The Pottery changed ownership twice in the following six years. However by 1989, when the Belleek Visitors Centre was opened, the company was in a much stronger financial situation and was bought by Erne Heritage Investments owned by Dr. George Moore who was born in Dundalk Co. Louth. The Belleek Pottery Group is now owned by the Moore family Trust.
The management team of John Maguire (Managing Director) Martin Sharkey (Financial Director) Arthur Goan (Operations Director) and Hugh Quinn (Sales Director) oversaw the rapid expansion of Belleek by streamlining the production facilities and erecting new kilns and workshops.
The business expanded into a portfolio of giftware brands with the acquisition of Galway Crystal in 1993, Aynsley China in 1997 and Donegal China in 2000.
Dr. George Moore
Group of Greyhounds
Henshall Handled Basket
In 2003 Belleek diversified its product range by establishing a new brand name called “Belleek Living” this fresh, contemporary giftware and casual dining collections seek to give the modern Belleek customer products to compliment their decor and lifestyles.

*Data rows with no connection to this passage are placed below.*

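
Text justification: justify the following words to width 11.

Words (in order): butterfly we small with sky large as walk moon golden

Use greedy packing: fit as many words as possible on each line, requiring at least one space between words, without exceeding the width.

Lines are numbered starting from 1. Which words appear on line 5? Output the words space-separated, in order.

Line 1: ['butterfly'] (min_width=9, slack=2)
Line 2: ['we', 'small'] (min_width=8, slack=3)
Line 3: ['with', 'sky'] (min_width=8, slack=3)
Line 4: ['large', 'as'] (min_width=8, slack=3)
Line 5: ['walk', 'moon'] (min_width=9, slack=2)
Line 6: ['golden'] (min_width=6, slack=5)

Answer: walk moon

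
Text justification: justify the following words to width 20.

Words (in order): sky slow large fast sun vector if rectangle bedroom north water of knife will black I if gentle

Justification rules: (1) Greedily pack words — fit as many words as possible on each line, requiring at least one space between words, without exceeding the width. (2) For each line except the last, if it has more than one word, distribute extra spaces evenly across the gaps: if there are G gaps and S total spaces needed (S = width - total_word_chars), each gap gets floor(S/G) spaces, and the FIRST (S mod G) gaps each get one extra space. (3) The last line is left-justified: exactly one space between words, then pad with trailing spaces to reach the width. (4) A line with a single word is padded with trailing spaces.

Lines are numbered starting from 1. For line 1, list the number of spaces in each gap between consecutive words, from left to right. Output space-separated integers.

Answer: 2 1 1

Derivation:
Line 1: ['sky', 'slow', 'large', 'fast'] (min_width=19, slack=1)
Line 2: ['sun', 'vector', 'if'] (min_width=13, slack=7)
Line 3: ['rectangle', 'bedroom'] (min_width=17, slack=3)
Line 4: ['north', 'water', 'of', 'knife'] (min_width=20, slack=0)
Line 5: ['will', 'black', 'I', 'if'] (min_width=15, slack=5)
Line 6: ['gentle'] (min_width=6, slack=14)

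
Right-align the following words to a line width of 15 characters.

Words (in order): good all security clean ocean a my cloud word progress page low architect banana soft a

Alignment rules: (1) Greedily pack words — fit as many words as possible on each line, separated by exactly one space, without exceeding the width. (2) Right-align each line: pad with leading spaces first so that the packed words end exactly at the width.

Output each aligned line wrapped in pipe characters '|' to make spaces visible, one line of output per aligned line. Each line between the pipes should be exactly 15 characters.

Answer: |       good all|
| security clean|
|     ocean a my|
|     cloud word|
|  progress page|
|  low architect|
|  banana soft a|

Derivation:
Line 1: ['good', 'all'] (min_width=8, slack=7)
Line 2: ['security', 'clean'] (min_width=14, slack=1)
Line 3: ['ocean', 'a', 'my'] (min_width=10, slack=5)
Line 4: ['cloud', 'word'] (min_width=10, slack=5)
Line 5: ['progress', 'page'] (min_width=13, slack=2)
Line 6: ['low', 'architect'] (min_width=13, slack=2)
Line 7: ['banana', 'soft', 'a'] (min_width=13, slack=2)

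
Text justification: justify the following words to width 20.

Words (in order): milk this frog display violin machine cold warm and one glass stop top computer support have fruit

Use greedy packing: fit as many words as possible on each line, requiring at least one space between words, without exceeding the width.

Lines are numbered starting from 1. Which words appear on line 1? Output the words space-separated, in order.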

In May 2014 Belleek Visitor Centre won the very prestigious “Best Tourism Experience” awarded by the Northern Ireland Tourist Board.
In 2017 Belleek Pottery celebrated the 160th Anniversary of its foundation in 1857 by re-introducing sixteen archive pieces, each one created in and representing one of the sixteen decades of the company’s story, including the stunning piece called the ‘Group of Greyhounds reputedly designed by the Reverend Halaghan Dunbar in 1865 and the Henshall Handled Basket created by William Henshall in the 1880s.
Also as part of the celebrations a gallery of one hundred and sixty pictures was opened showing scenes and people from the pottery over 160 years. These can be viewed in the Visitors Centre.
In 2023 Belleek began a programme to install solar panels on the extensive roof space in the complex to provide renewable energy and to offset the increasing costs of electricity.
Belleek continues to create new and exciting designs,mindful of its history and craft heritage but seeking to create products both decorative and useful for today’s generation. Belleek is proud of its contribution to the artistic, commercial and business life of Ireland both past & present. It is both forward thinking and ready for the challenges the future will bring.